The tragic deaths and injuries caused by the gas explosions in Greater Kaohsiung’s Cianjhen (前鎮) and Lingya (苓雅) districts resulted from serious problems with the way the government and corporations handled the environment, disaster prevention and disaster response. Companies such as LCY Chemical Corp and China General Terminal & Distribution Corp continued to use old, unmaintained pipelines, with scant regard for public safety, to pump petrochemicals, and attempted to shirk all responsibility after the explosions.
Meanwhile, the Ministry of Economic Affairs, responsible for the petrochemical pipelines, was at a complete loss, not having any data on the industrial pipes used for propene. Clearly, the ministry had not established a databank for pipeline management as it was required to do by the Petroleum Administration Act (石油管理法), passed in 2001.
Neither did the local government in Greater Kaohsiung — in which the petroleum industry has such a conspicuous presence — nor the fire department for that matter, know anything about where the pipes lay underground. Add all this to the fact that the authorities did not provide the fire department with the adequate scientific equipment or facilities and together all these factors led to this tragedy.
Those who perished in the explosions must not be allowed to have died in vain. Neither should the city’s several million residents be kept in ignorance and expected to continue living in fear of another petrochemical explosion.
Not only should the government conduct an inquiry into pipelines throughout the country, carry out safety inspections and require that old pipelines be replaced, it should also do so transparently and make the information publicly available.
The ministry’s Bureau of Energy, having announced there is a total of 4,060km in gas pipelines across the country, refused to publish an actual layout of these pipelines, concerned that such a move might cause unnecessary public worry. This is just the kind of outdated mentality that has led governments at all levels to refuse to recognize the community’s right to know.
Major industrial disasters often inspire much-needed reforms. The 1984 Bhopal disaster, a gas leak from a Union Carbide chemical fertilizer plant in India, caused an estimated 8,000 deaths in a matter of days, with as many as 25,000 people affected at the time.

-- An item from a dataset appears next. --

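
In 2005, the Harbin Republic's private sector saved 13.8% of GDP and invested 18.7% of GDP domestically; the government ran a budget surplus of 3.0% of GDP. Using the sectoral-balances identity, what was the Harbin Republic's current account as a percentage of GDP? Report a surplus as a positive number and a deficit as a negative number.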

Even today, about 50,000 people are still suffering from chronic illnesses as a result of exposure to toxins from that leak.
This unprecedented disaster led to an increased awareness of the importance of industrial safety in highly polluting industries and risk management the world over.
In 1986, the US passed its Emergency Planning and Community Right-to-Know Act. The act was a set of provisions related to chemical disaster response, requiring public access to information about chemicals, to avoid similar disasters on US soil.
As part of these provisions, federal, state and local governments, tribes and corporations using chemicals over a certain stipulated volume are required to have a chemical disaster emergency plan and to update it yearly. The emergency plan committee is to be made up of representatives from the fire department, medical fields, government, media, community groups, business and emergency management.
Companies must provide reports on which chemicals they store and use, and what toxins these emit, with a list of more than 600 toxic chemicals that must be reported. Should a company accidentally release toxins above a certain stipulated volume, it must immediately report this to officials and inform the public. The public has the right to know, and state and federal governments need to have material safety data sheets available, as do local fire departments.
The reason the Kaohsiung disaster was so terribly tragic was that neither the fire department nor the city’s residents had any idea where the pipelines were located, and had no idea of how much risk they were in.
The Cabinet and the legislature have to address this situation, to improve the nation’s industrial safety and risk management and give communities the right to know.
For the past half-century, the government and industry have been in each other’s pockets. Heavy industries such as petrochemicals have become excessively concentrated in Greater Kaohsiung, and this has meant that Kaohsiung residents have been excessively exposed to pollution and risk. The people of Kaohsiung can no longer put their lives at risk as part of this game of unconstrained development.
It is high time that the aging equipment and plants used in the Greater Kaohsiung petrochemical industry are replaced or decommissioned: The government has given its assurance that the CPC Corp, Taiwan and LCY Chemical plants in Kaohsiung’s Dashe Petrochemical Industrial Park are to be closed next year and in 2018 respectively.
The whole petrochemical industry should also cut its production capacity, to reduce pollution, and should also work with the government on ways to improve its handling of the environment, industrial safety and risk management, including moving pipelines far away from urban centers.
Taiwan should work toward prioritizing the environment and industrial transformation. Then Greater Kaohsiung residents will get their right to know and environmental justice.
Chiu Hua-mei is an assistant professor of sociology at National Sun Yat-sen University and director of Citizen of the Earth, Taiwan.